Where Blood Runs Cold by Giles Kristian

Brrrrrrr… I’m still shivering, two days after finishing the story.

For those of us lucky enough to live in a country where the coldest it normally gets is a day or two of snow before everything turns wet again, there is, I think, a fascination for places where it gets really cold, where winter is king. This story more than feeds that fascination: it positively avalanches it.

The basic storyline is straightforward: a father and daughter, on a skiing trip through Arctic Norway (why would anyone go on a skiing trip through Arctic Norway?) witness a double murder and are pursued by the killers. The father, Erik, succeeds in killing some of the pursuers but one of the hunters proves impossible to kill, relentlessly chasing them into the Arctic night.

It’s the cold that fills the story: the unbelievable, finger-numbing, heart clutching cold, leeching life and feeling and movement out of everything until all that remains are the tiny figures of Erik and Sofia skiing across, and through, a world of white.

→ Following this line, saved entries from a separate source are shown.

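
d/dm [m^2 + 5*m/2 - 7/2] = 2*m + 5/2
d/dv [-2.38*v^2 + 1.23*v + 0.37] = 1.23 - 4.76*v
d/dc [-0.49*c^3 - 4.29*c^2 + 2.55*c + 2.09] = -1.47*c^2 - 8.58*c + 2.55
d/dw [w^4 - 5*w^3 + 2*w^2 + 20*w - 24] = 4*w^3 - 15*w^2 + 4*w + 20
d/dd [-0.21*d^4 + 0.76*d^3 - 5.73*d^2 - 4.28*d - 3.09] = -0.84*d^3 + 2.28*d^2 - 11.46*d - 4.28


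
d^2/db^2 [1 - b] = 0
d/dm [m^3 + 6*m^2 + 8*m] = 3*m^2 + 12*m + 8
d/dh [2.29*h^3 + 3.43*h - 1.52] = 6.87*h^2 + 3.43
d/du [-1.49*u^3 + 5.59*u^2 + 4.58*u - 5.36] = -4.47*u^2 + 11.18*u + 4.58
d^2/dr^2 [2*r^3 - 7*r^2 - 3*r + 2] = 12*r - 14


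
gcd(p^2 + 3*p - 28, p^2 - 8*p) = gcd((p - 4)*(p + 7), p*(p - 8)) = 1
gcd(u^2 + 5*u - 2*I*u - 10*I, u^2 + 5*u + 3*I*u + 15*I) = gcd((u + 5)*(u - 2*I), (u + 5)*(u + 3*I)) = u + 5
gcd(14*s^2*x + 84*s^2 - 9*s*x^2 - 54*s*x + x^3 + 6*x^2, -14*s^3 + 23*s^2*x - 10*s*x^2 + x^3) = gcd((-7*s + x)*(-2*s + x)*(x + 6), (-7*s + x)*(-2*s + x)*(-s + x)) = 14*s^2 - 9*s*x + x^2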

The relentless killer, pursuing them through the white world, is something of a thriller trope but within this context he becomes something else: a metaphor and an embodiment of the killing cold, of winter as implacable death. Amid our concerns for global warming it’s worth remembering that the cold kills many many many more people than warmth: we came out of Africa and survive in the realms of frost only by employing all the ingenuity and toughness of which we are capable.

At one level a simple chase thriller, at another it’s an examination of human endurance in the face of implacable danger (I particularly enjoyed the unexpected appearance of a figure from Norse mythology because such endurance demands support from somewhere beyond the human).

A book that will leave you trembling, from tension and cold.